Сочинения Иосифа Бродского. Том VI
Шрифт:
Так или иначе, вдобавок к тому, что птица здесь ведет себя, как поэт, она еще и внешне его напоминает. Это открывает нашему поэту дверцу в мир птичьих чувств, что в результате порождает одну из самых замечательных строк в английской поэзии двадцатого века.
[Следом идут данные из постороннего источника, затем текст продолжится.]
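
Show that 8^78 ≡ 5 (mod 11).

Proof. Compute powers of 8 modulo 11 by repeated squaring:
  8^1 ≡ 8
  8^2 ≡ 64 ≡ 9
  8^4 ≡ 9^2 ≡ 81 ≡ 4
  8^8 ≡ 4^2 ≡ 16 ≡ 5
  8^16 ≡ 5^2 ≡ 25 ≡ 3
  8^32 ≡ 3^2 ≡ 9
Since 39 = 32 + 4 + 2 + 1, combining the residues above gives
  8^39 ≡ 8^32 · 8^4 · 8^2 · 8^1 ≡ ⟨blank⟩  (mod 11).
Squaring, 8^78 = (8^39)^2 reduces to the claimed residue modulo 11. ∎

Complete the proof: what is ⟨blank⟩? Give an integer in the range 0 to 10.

8^32 · 8^4 · 8^2 · 8^1 ≡ 9 · 4 · 9 · 8 = 2592.
2592 mod 11 = 7, so 8^39 ≡ 7 (mod 11).

7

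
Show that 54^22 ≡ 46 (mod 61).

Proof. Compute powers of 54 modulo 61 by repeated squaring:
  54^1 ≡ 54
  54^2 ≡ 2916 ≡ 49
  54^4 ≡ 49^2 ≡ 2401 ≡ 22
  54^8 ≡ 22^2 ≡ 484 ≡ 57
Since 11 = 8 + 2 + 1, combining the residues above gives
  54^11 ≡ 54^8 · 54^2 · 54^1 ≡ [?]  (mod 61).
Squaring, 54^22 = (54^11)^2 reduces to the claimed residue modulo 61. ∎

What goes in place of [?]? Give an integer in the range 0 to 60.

30

Multiply the listed residues: 57 · 49 · 54 = 2793 → 150822.
Reducing modulo 61: 150822 = 2472·61 + 30, so 54^11 ≡ 30.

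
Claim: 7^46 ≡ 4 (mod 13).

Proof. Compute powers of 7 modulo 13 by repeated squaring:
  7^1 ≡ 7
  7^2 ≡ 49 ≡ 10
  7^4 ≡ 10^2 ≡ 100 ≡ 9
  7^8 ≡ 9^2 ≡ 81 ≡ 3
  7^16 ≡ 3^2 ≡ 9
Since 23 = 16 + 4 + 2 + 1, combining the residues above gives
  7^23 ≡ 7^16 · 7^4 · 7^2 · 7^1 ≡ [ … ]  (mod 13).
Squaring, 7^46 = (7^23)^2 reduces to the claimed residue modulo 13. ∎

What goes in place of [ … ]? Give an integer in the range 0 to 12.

7^16 · 7^4 · 7^2 · 7^1 ≡ 9 · 9 · 10 · 7 = 5670.
5670 mod 13 = 2, so 7^23 ≡ 2 (mod 13).

2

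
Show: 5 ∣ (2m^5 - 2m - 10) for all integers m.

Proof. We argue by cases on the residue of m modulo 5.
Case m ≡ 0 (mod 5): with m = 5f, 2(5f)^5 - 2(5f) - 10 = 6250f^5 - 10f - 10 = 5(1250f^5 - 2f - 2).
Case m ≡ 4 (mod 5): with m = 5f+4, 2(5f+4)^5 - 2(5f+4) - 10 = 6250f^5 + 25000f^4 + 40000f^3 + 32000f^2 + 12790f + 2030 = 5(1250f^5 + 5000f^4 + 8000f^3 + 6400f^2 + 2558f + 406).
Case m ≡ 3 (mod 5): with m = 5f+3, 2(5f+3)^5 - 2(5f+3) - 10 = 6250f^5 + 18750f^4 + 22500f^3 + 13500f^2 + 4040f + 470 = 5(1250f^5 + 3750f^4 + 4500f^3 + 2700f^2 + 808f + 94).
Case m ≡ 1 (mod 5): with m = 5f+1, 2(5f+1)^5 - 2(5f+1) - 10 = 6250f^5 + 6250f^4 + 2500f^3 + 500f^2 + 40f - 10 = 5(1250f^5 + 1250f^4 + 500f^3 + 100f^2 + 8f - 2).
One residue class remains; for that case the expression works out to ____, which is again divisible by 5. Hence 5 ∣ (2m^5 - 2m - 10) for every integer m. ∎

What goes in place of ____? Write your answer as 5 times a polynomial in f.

The residues treated are {0, 4, 3, 1}, so the missing case is m ≡ 2 (mod 5); write m = 5f+2.
Then 2(5f+2)^5 - 2(5f+2) - 10 = 6250f^5 + 12500f^4 + 10000f^3 + 4000f^2 + 790f + 50 = 5(1250f^5 + 2500f^4 + 2000f^3 + 800f^2 + 158f + 10).

5(1250f^5 + 2500f^4 + 2000f^3 + 800f^2 + 158f + 10)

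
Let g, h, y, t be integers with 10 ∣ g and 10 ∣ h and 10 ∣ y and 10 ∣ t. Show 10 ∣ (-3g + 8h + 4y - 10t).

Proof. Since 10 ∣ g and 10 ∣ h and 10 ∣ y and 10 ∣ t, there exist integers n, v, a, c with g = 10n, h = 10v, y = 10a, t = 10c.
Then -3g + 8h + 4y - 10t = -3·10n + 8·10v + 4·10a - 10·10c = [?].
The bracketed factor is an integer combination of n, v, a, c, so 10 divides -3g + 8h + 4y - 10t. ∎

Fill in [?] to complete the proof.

Pull the common 10 out of every term: -3·10n + 8·10v + 4·10a - 10·10c = 10(4a - 10c - 3n + 8v).
4a - 10c - 3n + 8v is an integer, which exhibits the divisibility.

10(4a - 10c - 3n + 8v)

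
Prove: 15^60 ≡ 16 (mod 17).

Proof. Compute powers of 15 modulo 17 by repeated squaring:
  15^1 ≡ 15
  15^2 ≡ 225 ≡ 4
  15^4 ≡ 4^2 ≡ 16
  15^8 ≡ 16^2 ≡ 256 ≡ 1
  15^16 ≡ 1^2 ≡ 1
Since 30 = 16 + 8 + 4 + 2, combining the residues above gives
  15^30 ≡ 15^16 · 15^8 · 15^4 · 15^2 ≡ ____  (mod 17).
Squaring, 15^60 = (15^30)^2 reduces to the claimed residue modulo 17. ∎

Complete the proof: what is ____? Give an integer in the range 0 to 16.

13

15^16 · 15^8 · 15^4 · 15^2 ≡ 1 · 1 · 16 · 4 = 64.
64 mod 17 = 13, so 15^30 ≡ 13 (mod 17).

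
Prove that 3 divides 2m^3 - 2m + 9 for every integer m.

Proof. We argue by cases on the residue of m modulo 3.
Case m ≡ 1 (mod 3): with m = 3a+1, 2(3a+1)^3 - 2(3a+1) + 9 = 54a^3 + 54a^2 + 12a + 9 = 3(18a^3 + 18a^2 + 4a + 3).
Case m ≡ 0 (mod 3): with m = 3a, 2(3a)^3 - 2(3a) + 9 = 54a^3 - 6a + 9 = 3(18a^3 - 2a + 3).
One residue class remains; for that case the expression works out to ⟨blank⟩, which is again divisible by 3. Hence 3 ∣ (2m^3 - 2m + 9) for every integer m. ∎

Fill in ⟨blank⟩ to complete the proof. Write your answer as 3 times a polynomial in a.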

Оказывается, старый дрозд с не слишком привлекательной внешностью
Had chosen thus to fling his soul
Upon the growing gloom.
Решил таким образом выплеснуть душу
В сгущающийся мрак.
Если говорить о выборе слов, то лучше “fling” придумать ничего невозможно. Учитывая подразумеваемое внешнее сходство между птицей и поэтом,
Остановись стихотворение здесь, у нас был бы незаурядный образец нравственного урока. Они очень редки в поэзии, но все же они случаются. Кроме того, превосходство царства животных (особенно птиц) в поэзии принимается как аксиома. В сущности, представление об этом превосходстве — один из самых характерных атрибутов поэзии. Замечательно в “Дрозде” то, что поэт практически вступает в борьбу с этим представлением, которое он и сам когда-то воспринял и теперь пытается по ходу стихотворения навязать другим. Более того, делая это, он почти вступает в борьбу с самыми замечательными из когда-либо сочиненных им строк. На что он надеется? Что им движет?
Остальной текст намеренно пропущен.